What was clear was these were the metrics that reported on the health of the Web service to management and the company as a whole. This was the measurement data that the line of business tied to revenue and analytics data to get a true picture of the health of the online business.

What are you measuring?

Measurements for business operations need to capture the key metrics that are critical for making informed business decisions.

How do we compare to our competitors?
Are we close to breaching our SLAs?
Are the third-parties we use close to breaching their SLAs?
What parts of the site affect performance / user experience the most so we can set priorities?
How does Web performance correlate with all the other data we use in our online business?

Every company will use different measures to capture this information, and correlate the data in different ways. The key is that you do use it to understand how Web performance ties into the line of business.

How often do I look at it?

Well, honestly, most people who work in business operations only need to examine Web performance once a day in a summary business KPI report (your company has a useful daily KPI report that everyone understands and uses, right?), and in greater detail at weekly and monthly management meetings.
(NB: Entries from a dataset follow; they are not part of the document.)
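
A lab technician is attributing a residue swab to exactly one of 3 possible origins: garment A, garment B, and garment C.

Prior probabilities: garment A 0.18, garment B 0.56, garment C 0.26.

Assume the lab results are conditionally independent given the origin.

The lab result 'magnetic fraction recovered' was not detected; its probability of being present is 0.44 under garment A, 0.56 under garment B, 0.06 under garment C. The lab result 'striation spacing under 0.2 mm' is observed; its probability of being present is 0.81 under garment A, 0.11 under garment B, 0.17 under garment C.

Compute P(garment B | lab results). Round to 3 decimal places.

0.180

By Bayes' rule with conditional independence, the unnormalized weight for each hypothesis is prior × ∏ likelihoods (using 1 − P(present | H) for each absent lab result):
  garment A: 0.18 × (1 − 0.44) × 0.81 = 0.081648
  garment B: 0.56 × (1 − 0.56) × 0.11 = 0.027104
  garment C: 0.26 × (1 − 0.06) × 0.17 = 0.041548
Marginal likelihood of the evidence = 0.1503.
P(garment B | evidence) = 0.027104 / 0.1503 ≈ 0.180.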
The goal of the people examining business operations data is not to solve the technical problems that are being encountered, but to understand how the performance of their site affects the general business health of the company, and how it plays in the competitive marketplace.

What metrics do I need?

Business operations teams need to understand

End-to-end response time for measured business processes
Page-level response times for measured business processes
Success rate of the transaction during the measurement period
How third-parties are affecting performance
How Web analytics and Web performance relate
How different regions are affected by performance
How does performance look from the customer ISPs and desktops

Detailed technical data is lost on these people. It is their role to take all of the data they have, and present a picture of the application as it affects the business, and discuss challenges that they face at a technical level in terms of how they affect the business.

Summary

For people who work at an extremely detailed level with Web measurement data (the topic for the next part of this series), Business Operations metrics seem light, fluffy, and often meaningless. But these metrics serve a distinct audience: the people who run the company. Frankly, if the senior business leaders at an organization are worried on a daily basis about the minute technical details that go into troubleshooting and diagnosing performance issues, I would be concerned.
The objective of Business Operations measurements is to convey the health of the Web systems that support the business, and correlate that health with other KPIs used by the management team.